L’enfer de Sclessin, côté VIP

Ce sont des alcôves avec vue sur match. Le champagne y coule à flots, bu gaiement par le gratin du sport, de la politique et de l’argent. Bienvenue dans les loges du Standard.

Une odeur de viande grillée flotte dans l’air. On croise un sosie de Johnny Hallyday. Des grappes de jeunes se taquinent gentiment, écharpe rouge et blanche autour du cou, vareuse floquée Van Damme. Dix mètres plus loin, trois quadras urinent de concert, le gobelet rempli de bière entre les dents. Un couple s’enlace, à l’ombre du stade rougeoyant de Sclessin. De l’autre côté de la Meuse, le haut-fourneau d’Ougrée se dresse dans un ciel entre chien et loup, entouré d’installations couleur rouille siglées ArcelorMittal.

Il est 19 heures, ce mardi 16 avril, et le Standard de Liège s’apprête à recevoir le Racing Genk. Doucement, la rue Ernest Solvay et la rue de la Centrale se remplissent de monde. Les cars de supporters commencent à arriver, de Tirlemont ou de Mariembourg. De spacieux pullmans loués pour un soir, d’antiques minibus empruntés aux TEC, qui dégorgent des dizaines de Standardmen de coeur. Un autre monde, plus sélect, s’ouvre quand on atteint le parking VIP, au pied de la tribune 1. Là, c’est le salon de l’auto. Un large échantillon de Mercedes CLS 63, BMW 320 d, Peugeot 508, Volvo 365 i… Des Porsche Cayenne, en veux-tu, en voilà. Et toute la gamme Audi : A4, A5, A6, Q5, Q7.

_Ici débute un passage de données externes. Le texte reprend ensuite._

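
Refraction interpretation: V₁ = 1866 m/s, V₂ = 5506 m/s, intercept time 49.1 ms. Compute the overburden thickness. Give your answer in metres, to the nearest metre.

h = tᵢ·V₁·V₂ / (2·√(V₂²−V₁²)).
√(V₂²−V₁²) = √(5506² − 1866²) = 5180.2 m/s.
h = 0.0491 s × 1866 × 5506 / (2 × 5180.2) = 48.69 m.

49 m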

Le deuxième étage de la tribune est réservé aux loges – 30 pièces fermées, avec baie vitrée donnant directement sur le terrain. Chacune peut accueillir 12 personnes. Businessmen, mandataires politiques, journalistes, personnalités people et gloires sportives y assistent aux matchs du Standard, tout en devisant autour d’un bon repas.

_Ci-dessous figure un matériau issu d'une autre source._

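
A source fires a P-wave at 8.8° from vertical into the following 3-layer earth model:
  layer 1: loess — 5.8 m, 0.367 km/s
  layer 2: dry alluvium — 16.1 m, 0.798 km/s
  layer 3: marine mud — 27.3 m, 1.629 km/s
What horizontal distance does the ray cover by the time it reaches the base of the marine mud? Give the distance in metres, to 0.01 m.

Apply Snell's law at each interface; in layer i the horizontal offset is hᵢ·tan θᵢ.
Layer 1: θ = 8.80°; offset = 5.8·tan 8.80° = 0.8979 m.
Layer 2: sin θ = 0.798·sin 8.8°/0.367 = 0.3327, θ = 19.43°; offset = 16.1·tan 19.43° = 5.6791 m.
Layer 3: sin θ = 1.629·sin 8.8°/0.367 = 0.6791, θ = 42.77°; offset = 27.3·tan 42.77° = 25.2535 m.
Summing the layer offsets gives 31.8305 m.

31.83 m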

Ce soir, la loge de l’intercommunale Tecteo, active dans l’énergie et les télécoms, propriétaire notamment de la marque Voo, reçoit des cadres du groupe, un dirigeant de l’entreprise Luminus, une figure du CDH liégeois, ainsi que des bourgmestres et échevins socialistes. Tous portent autour du poignet le bracelet noir qui conditionne l’accès aux loges. Rituel d’avant-match : chacun parie 5 euros sur le score. L’un mise 3-0, une autre 4-2.  » Il y a un paquet d’optimistes, ici « , s’amuse Jean-Marie Valkeners, directeur commercial de Tecteo. Invité dans une loge voisine, Louis Smal passe dire bonjour.  » On va gounié « , garantit, en wallon dans le texte, l’ex-dirigeant des métallos CSC et ex-député CDH.

Sur la pelouse, Van Damme, Vainqueur, Ezekiel et consorts s’échauffent. Gros, gros match en perspective. Avec chacun 7 points sur 9 depuis le début des play-offs, le Standard et Genk marchent fort. Le vainqueur du jour pourrait faire un pas décisif vers le titre. Mais les Liégeois doivent vaincre le signe indien : lors de leurs quatre derniers matchs à domicile, ils n’ont pas marqué un seul but.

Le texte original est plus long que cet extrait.